09 de julho de 2026
Geral

Renome do hipismo brasileiro traz know how para Bauru

Marcele Tonelli
| Tempo de leitura: 2 min

Caio Sérgio de Carvalho é campeão paulista, brasileiro, sul-americano e tem histórico de vitórias no hipismo em ao menos oito países da Europa. Técnico formador de atletas de renome do esporte, como Pedro Veniss – seu sobrinho e principal nome do hipismo brasileiro na atualidade -, aos 62 anos, Caio divide o tempo entre as competições, a coordenação técnica da Confederação Brasileira de Hipismo (CBH) e entre alunos que requisitam seus treinos (clínicas) em várias regiões do País. Desde a última sexta-feira em Bauru, o atleta brasileiro trouxe seu “know how” a cavaleiros e amazonas da cidade.

Os treinos, que ocorrem no Centro Hípico Santa Rosa – localizado às margens da rodovia Comandante João Ribeiro de Barros, a Bauru-Ipaussu – contam com a presença de crianças, jovens e adultos amantes do esporte. Após dois dias de treinamentos, eles passarão por uma prova técnica aplicada por Caio, hoje. O exame tem como objetivo avaliar o aprendizado dos últimos dias e a capacidade técnica de cada atleta.

Antes mesmo de ver o desempenho final dos alunos, contudo, ele dispara.

“Observo que Bauru tem ótimos atletas e que estão trilhando bons caminhos. Se continuarem firme nos treinos e competições, sem dúvida podem ser promessas no esporte”, fecha questão Caio, durante entrevista concedida ao JC.

Ele conta que, na década de 70, esteve em Bauru participando de um campeonato na Sociedade Hípica, mas depois da competição nunca mais voltou.

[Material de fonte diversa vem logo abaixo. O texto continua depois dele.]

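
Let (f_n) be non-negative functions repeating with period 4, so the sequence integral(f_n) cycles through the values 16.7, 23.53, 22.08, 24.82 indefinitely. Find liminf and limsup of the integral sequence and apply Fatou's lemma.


The sequence (integral(f_n)) is periodic with period 4, repeating the values 16.7, 23.53, 22.08, 24.82 indefinitely.
Step 1: For a periodic sequence, every tail (a_m, a_(m+1), ...) contains all 4 period values infinitely often.
Step 2: Hence inf of every tail = min of the period values = min(16.7, 23.53, 22.08, 24.82) = 16.7.
        liminf_n integral(f_n) = sup over m of (inf of tail from m) = 16.7.
Step 3: Similarly sup of every tail = max of the period values = 24.82.
        limsup_n integral(f_n) = 24.82.
Step 4: Fatou's lemma: integral(liminf_n f_n) <= liminf_n integral(f_n) = 16.7.
        So the integral of the pointwise liminf is at most 16.7.


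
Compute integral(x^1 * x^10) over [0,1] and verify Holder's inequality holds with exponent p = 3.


Step 1: Exact integral of f*g = integral(x^11, 0, 1) = 1/12
     = 0.083333
Step 2: Holder bound with p=3, q=1.5:
  ||f||_p = (integral x^3 dx)^(1/3) = (1/4)^(1/3) = 0.629961
  ||g||_q = (integral x^15 dx)^(1/1.5) = (1/16)^(1/1.5) = 0.15749
Step 3: Holder bound = ||f||_p * ||g||_q = 0.629961 * 0.15749 = 0.099213
Verification: 0.083333 <= 0.099213 (Holder holds)


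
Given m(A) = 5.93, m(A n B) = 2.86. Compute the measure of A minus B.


m(A \ B) = m(A) - m(A n B)
= 5.93 - 2.86
= 3.07


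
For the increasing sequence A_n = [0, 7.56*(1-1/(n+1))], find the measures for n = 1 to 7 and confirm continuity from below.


By continuity of measure from below: if A_n increases to A, then m(A_n) -> m(A).
Here A = [0, 7.56], so m(A) = 7.56
Step 1: a_1 = 7.56*(1 - 1/2) = 3.78, m(A_1) = 3.78
Step 2: a_2 = 7.56*(1 - 1/3) = 5.04, m(A_2) = 5.04
Step 3: a_3 = 7.56*(1 - 1/4) = 5.67, m(A_3) = 5.67
Step 4: a_4 = 7.56*(1 - 1/5) = 6.048, m(A_4) = 6.048
Step 5: a_5 = 7.56*(1 - 1/6) = 6.3, m(A_5) = 6.3
Step 6: a_6 = 7.56*(1 - 1/7) = 6.48, m(A_6) = 6.48
Step 7: a_7 = 7.56*(1 - 1/8) = 6.615, m(A_7) = 6.615
Limit: m(A_n) -> m([0,7.56]) = 7.56


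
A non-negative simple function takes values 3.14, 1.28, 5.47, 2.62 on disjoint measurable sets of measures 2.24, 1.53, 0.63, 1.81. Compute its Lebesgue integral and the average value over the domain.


Step 1: Integral = sum(value_i * measure_i)
= 3.14*2.24 + 1.28*1.53 + 5.47*0.63 + 2.62*1.81
= 7.0336 + 1.9584 + 3.4461 + 4.7422
= 17.1803
Step 2: Total measure of domain = 2.24 + 1.53 + 0.63 + 1.81 = 6.21
Step 3: Average value = 17.1803 / 6.21 = 2.766554


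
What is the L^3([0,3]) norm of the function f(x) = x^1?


Step 1: ||f||_3 = (integral_0^3 |x^1|^3 dx)^(1/3)
     = (integral_0^3 x^3 dx)^(1/3)
Step 2: integral_0^3 x^3 dx = [x^4/(4)] from 0 to 3 = 3^4/4
     = 81/4 = 20.25
Step 3: ||f||_3 = (20.25)^(1/3) = 2.725681


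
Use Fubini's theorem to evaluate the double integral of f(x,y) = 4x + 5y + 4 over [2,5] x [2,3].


By Fubini, integrate in x first, then y.
Step 1: Fix y, integrate over x in [2,5]:
  integral(4x + 5y + 4, x=2..5)
  = 4*(5^2 - 2^2)/2 + (5y + 4)*(5 - 2)
  = 42 + (5y + 4)*3
  = 42 + 15y + 12
  = 54 + 15y
Step 2: Integrate over y in [2,3]:
  integral(54 + 15y, y=2..3)
  = 54*1 + 15*(3^2 - 2^2)/2
  = 54 + 37.5
  = 91.5


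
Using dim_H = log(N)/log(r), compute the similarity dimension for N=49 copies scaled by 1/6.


For a self-similar set with N copies scaled by 1/r:
dim_H = log(N)/log(r) = log(49)/log(6)
= 3.89182/1.791759
= 2.172066


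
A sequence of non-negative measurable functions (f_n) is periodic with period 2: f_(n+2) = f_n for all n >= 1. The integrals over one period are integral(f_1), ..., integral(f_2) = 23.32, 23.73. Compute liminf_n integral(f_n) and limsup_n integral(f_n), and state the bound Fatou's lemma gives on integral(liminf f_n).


The sequence (integral(f_n)) is periodic with period 2, repeating the values 23.32, 23.73 indefinitely.
Step 1: For a periodic sequence, every tail (a_m, a_(m+1), ...) contains all 2 period values infinitely often.
Step 2: Hence inf of every tail = min of the period values = min(23.32, 23.73) = 23.32.
        liminf_n integral(f_n) = sup over m of (inf of tail from m) = 23.32.
Step 3: Similarly sup of every tail = max of the period values = 23.73.
        limsup_n integral(f_n) = 23.73.
Step 4: Fatou's lemma: integral(liminf_n f_n) <= liminf_n integral(f_n) = 23.32.
        So the integral of the pointwise liminf is at most 23.32.


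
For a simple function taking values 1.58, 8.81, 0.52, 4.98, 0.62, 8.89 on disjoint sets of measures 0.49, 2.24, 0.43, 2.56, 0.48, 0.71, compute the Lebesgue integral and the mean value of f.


Step 1: Integral = sum(value_i * measure_i)
= 1.58*0.49 + 8.81*2.24 + 0.52*0.43 + 4.98*2.56 + 0.62*0.48 + 8.89*0.71
= 0.7742 + 19.7344 + 0.2236 + 12.7488 + 0.2976 + 6.3119
= 40.0905
Step 2: Total measure of domain = 0.49 + 2.24 + 0.43 + 2.56 + 0.48 + 0.71 = 6.91
Step 3: Average value = 40.0905 / 6.91 = 5.801809


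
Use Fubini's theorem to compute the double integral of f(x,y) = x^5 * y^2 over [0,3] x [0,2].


By Fubini's theorem, the double integral factors as a product of single integrals:
Step 1: integral_0^3 x^5 dx = [x^6/6] from 0 to 3
     = 3^6/6 = 121.5
Step 2: integral_0^2 y^2 dy = [y^3/3] from 0 to 2
     = 2^3/3 = 2.666667
Step 3: Double integral = 121.5 * 2.666667 = 324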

Alguns anos antes, ele iniciava sua carreira no hipismo, em uma escola que ficava no bairro Morumbi, em São Paulo.

Seleção
Técnico das categoria de base da CBH, Caio tem como missão para os próximos meses ajudar na seleção dos cinco conjuntos que irão competir nas Olimpíadas de 2016. “As equipes começarão a ser treinadas em abril. Passarão uma temporada na Europa competindo em países como a Holanda, Bélgica e Alemanha, antes das Olimpíadas, como forma de treinar”, comenta.

Ele conta que muitos atletas têm corrido há anos para conseguirem preparar seus animais a tempo. “A idade mínima para os cavalos na competição é de 9 anos. O ideal é começar os treinos aos 4 anos”, detalha.

Já sobre a descoberta de novas promessas no esporte, Caio, que também atua como delegado técnico em competições no Brasil, conta que sua posição na Confederação  de buscar novos talentos exige o máximo de atenção em relação à capacidade técnica. Ele diz que costuma identificar as “promessas” do esporte só ao observar a forma de condução do animal.

“Há atletas que têm talento, um sentimento refinado para conduzir o cavalo. Outros conseguem atingir um ótimo desempenho com insistência, treino e um bom cavalo”, comenta.

Já no hipismo profissional, ele diz que o “jeitinho brasileiro” na condução dos animais em campeonatos no Exterior tem chamado a atenção. “Lá fora, somos elogiados pelo nosso padrão de equitação (forma técnica de montar)”, acrescenta. No início de dezembro, Caio participará da competição TOP Raiders, que encerra as atividades do ano no hipismo.